Brexit is causing many a sleepless night for corporate risk managers and indeed their insurers. An area of serious concern is the impact of Brexit on supply chains. However, Suki Basi of the Russell Group says it could bring opportunity as well. 

Over the last decade or so, many organisations across numerous sectors have developed “global supply chains”, which are spread out across different countries. Many organisations took this as an opportunity to develop “just-time-in” manufacturing processes. This where an organisation, for example, in the Aviation sector, will not store key components used in the production process but rather will have them delivered on the day they need to be used.

Now, Brexit could have the potential to undermine all of this. This is reflected in the concerns of many large-scale organisations. Therefore, it is no surprise that Airbus CEO Tom Enders warned in June 2018 that a no-deal Brexit could halt aircraft production. However, the issues in the supply chains are not just confined to goods and parts. There are legal ramifications too. Without a deal in place, in the aviation sector, for example, Britain could exit the European Aviation Safety Agency (EASA), which means that many aircraft including Airbus would be grounded, as they lack certification. 

The nightmare Brexit scenario for risk managers is the image of queuing lorries at the border. Lorries contain not just vital production parts, but food and vital supplies so delays will negatively impact an organisation financially, with falling share prices and investors pulling out.
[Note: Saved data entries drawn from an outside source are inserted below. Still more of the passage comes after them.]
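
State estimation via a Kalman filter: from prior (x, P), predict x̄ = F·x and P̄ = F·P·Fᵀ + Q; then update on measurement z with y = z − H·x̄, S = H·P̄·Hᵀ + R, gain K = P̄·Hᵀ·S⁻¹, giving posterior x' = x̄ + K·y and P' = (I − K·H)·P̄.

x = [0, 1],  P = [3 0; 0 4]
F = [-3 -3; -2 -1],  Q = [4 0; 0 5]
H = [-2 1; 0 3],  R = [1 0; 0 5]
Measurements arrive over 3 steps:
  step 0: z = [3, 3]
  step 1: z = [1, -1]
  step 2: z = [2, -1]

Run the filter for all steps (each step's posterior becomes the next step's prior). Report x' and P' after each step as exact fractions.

step 0: x' = [-19789/19291, 17981/19291], P' = [7433/19291 5220/19291; 5220/19291 10245/19291]
step 1: x' = [-46992208/75482511, -18029827/75482511], P' = [28494352/75482511 19785295/75482511; 19785295/75482511 39134020/75482511]
step 2: x' = [-103545600218/96492889503, -23455450316/96492889503], P' = [36406047896/96492889503 25273712135/96492889503; 25273712135/96492889503 50008746785/96492889503]

step 0: x̄ = F·x = [-3, -1]
step 0: P̄ = F·P·Fᵀ + Q = [67 30; 30 21]
step 0: y = z − H·x̄ = [-2, 6]
step 0: S = H·P̄·Hᵀ + R = [170 -117; -117 194]
step 0: K = P̄·Hᵀ·S⁻¹ = [-9646/19291 3132/19291; -195/19291 6147/19291]
step 0: x' = x̄ + K·y = [-19789/19291, 17981/19291]
step 0: P' = (I − K·H)·P̄ = [7433/19291 5220/19291; 5220/19291 10245/19291]
step 1: x̄ = F·x = [5424/19291, 21597/19291]
step 1: P̄ = F·P·Fᵀ + Q = [330226/19291 122313/19291; 122313/19291 157312/19291]
step 1: y = z − H·x̄ = [8542/19291, -84082/19291]
step 1: S = H·P̄·Hᵀ + R = [1008255/19291 -261942/19291; -261942/19291 1512263/19291]
step 1: K = P̄·Hᵀ·S⁻¹ = [-37203409/75482511 3957059/25160837; -436570/75482511 7826804/25160837]
step 1: x' = x̄ + K·y = [-46992208/75482511, -18029827/75482511]
step 1: P' = (I − K·H)·P̄ = [28494352/75482511 19785295/75482511; 19785295/75482511 39134020/75482511]
step 2: x̄ = F·x = [5001695/1935449, 37338081/25160837]
step 2: P̄ = F·P·Fᵀ + Q = [32480018/1935449 11959893/1935449; 11959893/1935449 203221721/25160837]
step 2: y = z − H·x̄ = [143027663/25160837, -137175080/25160837]
step 2: S = H·P̄·Hᵀ + R = [1295429058/25160837 -323206491/25160837; -323206491/25160837 1954799674/25160837]
step 2: K = P̄·Hᵀ·S⁻¹ = [-47538383657/96492889503 5054742427/32164296501; -538677485/96492889503 10001749357/32164296501]
step 2: x' = x̄ + K·y = [-103545600218/96492889503, -23455450316/96492889503]
step 2: P' = (I − K·H)·P̄ = [36406047896/96492889503 25273712135/96492889503; 25273712135/96492889503 50008746785/96492889503]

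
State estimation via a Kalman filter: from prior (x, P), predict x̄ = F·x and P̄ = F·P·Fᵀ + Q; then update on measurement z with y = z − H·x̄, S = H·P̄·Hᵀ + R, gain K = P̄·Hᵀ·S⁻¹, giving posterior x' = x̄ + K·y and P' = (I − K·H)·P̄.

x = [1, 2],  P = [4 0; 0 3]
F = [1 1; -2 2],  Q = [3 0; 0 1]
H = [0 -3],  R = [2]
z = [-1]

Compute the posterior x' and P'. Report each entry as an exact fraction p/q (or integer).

x' = [819/263, 91/263]
P' = [2594/263 -4/263; -4/263 58/263]

x̄ = F·x = [3, 2]
P̄ = F·P·Fᵀ + Q = [10 -2; -2 29]
y = z − H·x̄ = [5]
S = H·P̄·Hᵀ + R = [263]
K = P̄·Hᵀ·S⁻¹ = [6/263; -87/263]
x' = x̄ + K·y = [819/263, 91/263]
P' = (I − K·H)·P̄ = [2594/263 -4/263; -4/263 58/263]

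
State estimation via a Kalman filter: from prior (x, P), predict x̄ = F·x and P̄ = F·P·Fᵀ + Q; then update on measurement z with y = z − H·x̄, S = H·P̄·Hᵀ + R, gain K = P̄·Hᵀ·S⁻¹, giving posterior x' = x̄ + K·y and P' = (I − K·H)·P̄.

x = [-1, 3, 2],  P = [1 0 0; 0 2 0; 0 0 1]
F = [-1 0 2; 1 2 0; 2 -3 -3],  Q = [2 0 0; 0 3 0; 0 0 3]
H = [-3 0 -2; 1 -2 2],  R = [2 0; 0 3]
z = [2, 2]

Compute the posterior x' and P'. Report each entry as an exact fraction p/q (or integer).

x' = [11366/6509, -19954/6509, -22041/6509]
P' = [24538/6509 -20190/6509 -34604/6509; -20190/6509 23079/6509 30882/6509; -34604/6509 30882/6509 51610/6509]

x̄ = F·x = [5, 5, -17]
P̄ = F·P·Fᵀ + Q = [7 -1 -8; -1 12 -10; -8 -10 34]
y = z − H·x̄ = [-17, 41]
S = H·P̄·Hᵀ + R = [105 -139; -139 246]
K = P̄·Hᵀ·S⁻¹ = [-2203/6509 -1430/6509; -597/6509 -1528/6509; 296/6509 2284/6509]
x' = x̄ + K·y = [11366/6509, -19954/6509, -22041/6509]
P' = (I − K·H)·P̄ = [24538/6509 -20190/6509 -34604/6509; -20190/6509 23079/6509 30882/6509; -34604/6509 30882/6509 51610/6509]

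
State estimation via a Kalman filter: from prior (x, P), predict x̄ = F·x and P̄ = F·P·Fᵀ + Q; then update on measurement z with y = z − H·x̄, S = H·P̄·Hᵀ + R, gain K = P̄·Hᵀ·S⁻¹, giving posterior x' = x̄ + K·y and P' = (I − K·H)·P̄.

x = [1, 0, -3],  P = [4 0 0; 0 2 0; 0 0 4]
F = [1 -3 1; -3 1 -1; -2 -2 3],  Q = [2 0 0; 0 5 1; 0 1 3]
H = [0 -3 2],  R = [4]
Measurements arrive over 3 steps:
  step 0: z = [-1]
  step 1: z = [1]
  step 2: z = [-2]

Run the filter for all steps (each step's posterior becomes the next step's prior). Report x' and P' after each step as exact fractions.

step 0: x' = [916/571, -2583/571, -4202/571], P' = [6384/571 -508/571 -566/571; -508/571 11708/571 17316/571; -566/571 17316/571 26172/571]
step 1: x' = [3358763/684007, -5173629/684007, -7449896/684007], P' = [35312314/684007 -34301372/684007 -51596370/684007; -34301372/684007 42016788/684007 62747728/684007; -51596370/684007 62747728/684007 94387134/684007]
step 2: x' = [4311591738/471713671, -352539818/42883061, -7962124/594847], P' = [107991131166/471713671 -11216022248/42883061 -233858580/594847; -11216022248/42883061 13444645060/42883061 25449812/54077; -233858580/594847 25449812/54077 420819852/594847]

step 0: x̄ = F·x = [-2, 0, -11]
step 0: P̄ = F·P·Fᵀ + Q = [28 -22 16; -22 47 9; 16 9 63]
step 0: y = z − H·x̄ = [21]
step 0: S = H·P̄·Hᵀ + R = [571]
step 0: K = P̄·Hᵀ·S⁻¹ = [98/571; -123/571; 99/571]
step 0: x' = x̄ + K·y = [916/571, -2583/571, -4202/571]
step 0: P' = (I − K·H)·P̄ = [6384/571 -508/571 -566/571; -508/571 11708/571 17316/571; -566/571 17316/571 26172/571]
step 1: x̄ = F·x = [4463/571, -1129/571, -9272/571]
step 1: P̄ = F·P·Fᵀ + Q = [37090/571 -14000/571 -57078/571; -14000/571 63211/571 25453/571; -57078/571 25453/571 104565/571]
step 1: y = z − H·x̄ = [15728/571]
step 1: S = H·P̄·Hᵀ + R = [684007/571]
step 1: K = P̄·Hᵀ·S⁻¹ = [-72156/684007; -138727/684007; 132771/684007]
step 1: x' = x̄ + K·y = [3358763/684007, -5173629/684007, -7449896/684007]
step 1: P' = (I − K·H)·P̄ = [35312314/684007 -34301372/684007 -51596370/684007; -34301372/684007 42016788/684007 62747728/684007; -51596370/684007 62747728/684007 94387134/684007]
step 2: x̄ = F·x = [11429754/684007, -7800022/684007, -18719956/684007]
step 2: P̄ = F·P·Fᵀ + Q = [235347678/684007 -212011768/684007 -414389364/684007; -212011768/684007 228369339/684007 383070655/684007; -414389364/684007 383070655/684007 752625363/684007]
step 2: y = z − H·x̄ = [12671832/684007]
step 2: S = H·P̄·Hᵀ + R = [471713671/684007]
step 2: K = P̄·Hᵀ·S⁻¹ = [-192743424/471713671; 7366663/42883061; 448977/594847]
step 2: x' = x̄ + K·y = [4311591738/471713671, -352539818/42883061, -7962124/594847]
step 2: P' = (I − K·H)·P̄ = [107991131166/471713671 -11216022248/42883061 -233858580/594847; -11216022248/42883061 13444645060/42883061 25449812/54077; -233858580/594847 25449812/54077 420819852/594847]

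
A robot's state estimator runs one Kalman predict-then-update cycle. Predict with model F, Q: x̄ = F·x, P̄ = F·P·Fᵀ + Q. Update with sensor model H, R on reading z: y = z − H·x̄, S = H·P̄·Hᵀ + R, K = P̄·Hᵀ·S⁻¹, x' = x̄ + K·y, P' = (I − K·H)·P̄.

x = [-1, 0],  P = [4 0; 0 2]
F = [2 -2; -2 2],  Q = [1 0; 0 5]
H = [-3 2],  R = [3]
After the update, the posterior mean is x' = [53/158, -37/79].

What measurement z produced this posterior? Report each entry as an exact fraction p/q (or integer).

x̄ = F·x = [-2, 2]
P̄ = F·P·Fᵀ + Q = [25 -24; -24 29]
S = H·P̄·Hᵀ + R = [632]
K = P̄·Hᵀ·S⁻¹ = [-123/632; 65/316]
x' − x̄ = [369/158, -195/79] = K·y
y = (KᵀK)⁻¹·Kᵀ·(x' − x̄) = [-12]
z = y + H·x̄ = [-12] + [10] = [-2]

z = [-2]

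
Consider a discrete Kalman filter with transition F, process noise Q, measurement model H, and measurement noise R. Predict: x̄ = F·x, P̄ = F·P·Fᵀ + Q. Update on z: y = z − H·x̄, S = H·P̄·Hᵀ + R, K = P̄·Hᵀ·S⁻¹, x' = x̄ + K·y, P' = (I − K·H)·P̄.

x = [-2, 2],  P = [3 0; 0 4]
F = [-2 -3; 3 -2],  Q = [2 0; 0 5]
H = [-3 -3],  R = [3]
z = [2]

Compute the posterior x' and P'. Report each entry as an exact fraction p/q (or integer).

x̄ = F·x = [-2, -10]
P̄ = F·P·Fᵀ + Q = [50 6; 6 48]
y = z − H·x̄ = [-34]
S = H·P̄·Hᵀ + R = [993]
K = P̄·Hᵀ·S⁻¹ = [-56/331; -54/331]
x' = x̄ + K·y = [1242/331, -1474/331]
P' = (I − K·H)·P̄ = [7142/331 -7086/331; -7086/331 7140/331]

x' = [1242/331, -1474/331]
P' = [7142/331 -7086/331; -7086/331 7140/331]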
Supply chain risk management can, however, benefit from big data and analytics to collect, analyse and monitor supply chains. Due to the increasing complexity of supply chains, more attention should focus on the processing and analysis of data, and the interaction between businesses that are connected within their internal and external networks.

As the exit negotiations enter the final phase, international exchange rates will be volatile, which makes it difficult to predict what will happen to different currencies. It is those risk managers with supply chain insight and agility that will have the best mechanisms in place to respond. Other strategies such as dual sourcing of key components and distributed manufacturing will also help, building flexibility and resiliency.

Internal transparency as well as clear visibility of inbound supply chain will help to correctly assess risks and determine the best mitigation. For instance, if an organisation through data analysis is better able to measure the size of its presence in China, could it not focus its marketing activities on that region to de-risk its supply chain challenges in the local European market?

Risk managers need to work now to build a big picture idea of their exposures across a range of deal or no-deal scenarios so a data led approach should underpin any activities undertaken to mitigate potential losses.

Brexit brings uncertainty but also carries opportunity. Data-powered analysis can better help businesses to understand their market risks, turning this potential crisis into an opportunity.